In a joint statement, Mencap and the Challenging Behaviour Foundation, said:
“We are in the final 10 months of a 3 year Transforming Care programme that promised to “Build the Right Support” for people with a learning disability who display behaviour that challenges, but the messages in this report are all too familiar. The report states that 'for each individual, progress has been hampered by multiple, often system-wide issues that are blocking their successful move from hospital' – these multiple system wide issues are the very issues the Transforming Care programme is meant to address.
“Seven years after the abuse uncovered by Panorama at Winterbourne View Hospital, the recommendations set out in this report are all things that should have been developed at the start of the 3-year programme, not with 10 months left to go. NHS England and the Department for Health and Social Care must urgently address these issues, and ensure the right community support and services are developed so that people with a learning disability can live fulfilling lives in the community close to loved ones, as promised.”
For further information or to arrange interviews, please contact the Mencap press office on 020 7696 5414 or firstname.lastname@example.org or for out of hours 07770 656 659.
Notes to editors
There are 1.4 million people with a learning disability in the UK. Mencap works to support people with a learning disability, their families and carers by fighting to change laws, improve services and access to education, employment and leisure facilities. Mencap supports thousands of people with a learning disability to live their lives the way they want.
For advice and information about learning disability and Mencap services in your area, contact the Learning Disability Helpline on 0808 808 1111 (9am-5pm, Monday-Friday) or email email@example.com.

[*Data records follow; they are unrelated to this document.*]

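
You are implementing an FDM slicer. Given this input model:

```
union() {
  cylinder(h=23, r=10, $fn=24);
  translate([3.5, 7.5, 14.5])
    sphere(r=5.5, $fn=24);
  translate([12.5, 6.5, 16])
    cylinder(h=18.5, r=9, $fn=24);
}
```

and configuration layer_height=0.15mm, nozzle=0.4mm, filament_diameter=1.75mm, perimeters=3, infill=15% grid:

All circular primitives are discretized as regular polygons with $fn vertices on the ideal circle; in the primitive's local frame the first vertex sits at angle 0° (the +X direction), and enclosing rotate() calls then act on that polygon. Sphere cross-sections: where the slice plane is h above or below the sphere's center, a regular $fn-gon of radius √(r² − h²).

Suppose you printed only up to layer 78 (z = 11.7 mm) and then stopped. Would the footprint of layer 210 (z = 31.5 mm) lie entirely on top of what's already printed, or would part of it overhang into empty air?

Compare the two slices. At z = 11.7: the cylinder: section is a regular 24-gon, circumradius r=10 (area = (24/2)·10.000²·sin(360°/24) = 310.58 mm²); the r=5.5 sphere at (3.5, 7.5) slices to a regular 24-gon of circumradius 4.734 (√(r²−h²) with h=2.8 from center) (area = (24/2)·4.734²·sin(360°/24) = 69.60 mm²); the cylinder at (12.5, 6.5) is not intersected at this z (z outside [16, 34.5]); Taking the union: the regions partially overlap — summed areas 380.18 mm² minus the doubly-counted overlap 46.87 mm² gives 333.32 mm² — area = 333.32 mm². At z = 31.5: the cylinder is absent (z outside [0, 23]); the sphere at (3.5, 7.5) is not intersected at this z (|z−center|=17.000 > r=5.5); the cylinder at (12.5, 6.5): section is a regular 24-gon, circumradius r=9 (area = (24/2)·9.000²·sin(360°/24) = 251.57 mm²); Taking the union: only the r=9 cylinder at (12.5, 6.5) is present, so the union is just that shape — area = 251.57 mm². Checking containment: at z = 31.5 the cross-section extends beyond the z = 11.7 cross-section by about 197.87 mm².

part overhangs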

What is a learning disability?
A learning disability is a reduced intellectual ability which can cause problems with everyday tasks – for example shopping and cooking, or travelling to new places – which affects someone for their whole life.
People with a learning disability can take longer to learn new things and may need support to develop new skills, understand difficult information and engage with other people. The level of support someone needs is different with every individual. For example, someone with a severe learning disability might need much more support with daily tasks than someone with a mild learning disability.
Learning disability is not a mental illness or a learning difficulty. Very often the term ‘learning difficulty’ is wrongly used interchangeably with ‘learning disability’.